McCarthy was never able to sustain his claims with any real evidence, nevertheless, he managed to attack and destroy the character of many people. During such tumultuous times, when our country was riddled with fear of communist infiltration in its back yard, McCarthy's popularity grew exponentially. He tapped into the fears and weaknesses of our nation and sensationalized every moment he had. During the peak of his popularity, McCarthy's wicked and persistent claims of communism lurking within the state department, or among anyone who was a democrat, lead President Eisenhower to launch a loyalty campaign. This campaign resulted in "3000 firings and 5000 resignations of government employees." As the communist infiltration hysteria infected the psyche of the world, innocent people with no communist involvement other than a liberal point of view, were tried in court and ultimately left alone to perish. Our judicial system had failed and the American ideal that "an individual is innocent until proven guilty" was moot. An example of this failure was the famous spy trial of the Rosenberg's. Even though the courts found no substantial evidence to link Ethel and Julius Rosenberg to Communism, they were both sentenced to death by electric chair.
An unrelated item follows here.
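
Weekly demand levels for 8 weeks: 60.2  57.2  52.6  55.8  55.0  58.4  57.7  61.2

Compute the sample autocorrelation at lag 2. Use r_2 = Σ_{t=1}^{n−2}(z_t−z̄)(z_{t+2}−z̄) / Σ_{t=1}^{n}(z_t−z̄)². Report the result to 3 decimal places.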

McCarthy also accused several actors, writers and producers of being communist. His accusations led to the blacklisting of many careers such as, Dashiell Hammett, Waldo Salt, Lillian Hellman, Lena Horne, Paul Robeson, Elia Kazan, Arthur Miller, Aaron Copland, Leonard Bernstein, Charlie Chaplin and Group Theatre members Clifford Odets, and Stella Adler. Being blacklisted meant not be considered for employment and thus, ostracized. This is McCarthy's legacy.

Even though communism was a threat to our country at the time, McCarthyism was undoubtedly an extremely inappropriate action. In retrospect, Joseph R. McCarthy was not only deceitful, but even his implications had catastrophic effects on countless innocent Americans. Throughout history, this "witch-hunt" mentality has proven to be counterproductive and evil.


References

Davidson, G., Heyrman, L., & Stoff, . (2005). Nations of Nations (4th ed.). Columbus, Ohio: McGaw Publishing Company.